Just prior to Christmas, the Federal Government delivered a gift to many older Australians who may be considering downsizing the family home. This was in the form of legislation passed by Parliament termed ‘Downsizing Super Contributions’.
Commencing on 1 July 2018, this new measure allows people over 65 to contribute sale proceeds from a home to their super. The contribution would be a non-concessional (after tax) contribution. It can be made up to any age, and is not counted under super contribution caps.
The main conditions are:
- The sale contract must be entered into on or after 1 July 2018
- The home must have been owned by you or your spouse for at least 10 years
- The seller must be eligible for the full or partial capital gain main residence exemption
- A maximum contribution of $300,000 per person applies ($600,000 for a couple)
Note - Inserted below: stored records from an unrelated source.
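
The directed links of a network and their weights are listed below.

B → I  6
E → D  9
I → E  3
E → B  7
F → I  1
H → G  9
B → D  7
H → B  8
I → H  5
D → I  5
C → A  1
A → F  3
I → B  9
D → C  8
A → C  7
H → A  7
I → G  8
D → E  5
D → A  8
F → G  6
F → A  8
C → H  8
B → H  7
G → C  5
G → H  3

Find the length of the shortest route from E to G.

21

Settle nodes by increasing distance from E:
E: 0
B: 7  (via E)
D: 9  (via E)
I: 13  (via B)
H: 14  (via B)
A: 17  (via D)
C: 17  (via D)
F: 20  (via A)
G: 21  (via I)
Shortest route: E → B → I → G = 21.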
- The contribution (or combined contribution for a couple) cannot exceed the total sale proceeds
- The contribution must be made within 90 days of receipt of the proceeds and a form must be submitted to the super fund prior to, or at the time of, the contribution
- You can only take advantage of this in relation to one property sale.
So what’s the catch?
There really isn’t one. Interestingly, the rules do not require the seller to buy a new property, or indeed spend less on any new home purchased.
They also do not require the property to have been a main residence for 10 years. The requirement is for the property to be owned for 10 years, and to be the main residence for a period of that ownership. This potentially allows the proceeds of a rental property or holiday home to be contributed to super – provided the seller has legitimately lived in it as a main residence for a time.
Most retirees will benefit when the big family home is no longer suitable for them. It will allow people who buy a more suitable property and free up capital in the process, to use the tax concessions of super. This includes investing the capital tax free and drawing a regular tax free income.
Are you on the Age Pension?
One note of caution though. For those receiving the Age Pension, the family home is exempt from means testing, whereas super is fully assessed. Therefore, the potential impact on Centrelink benefits will need to be considered before implementing a downsizing strategy.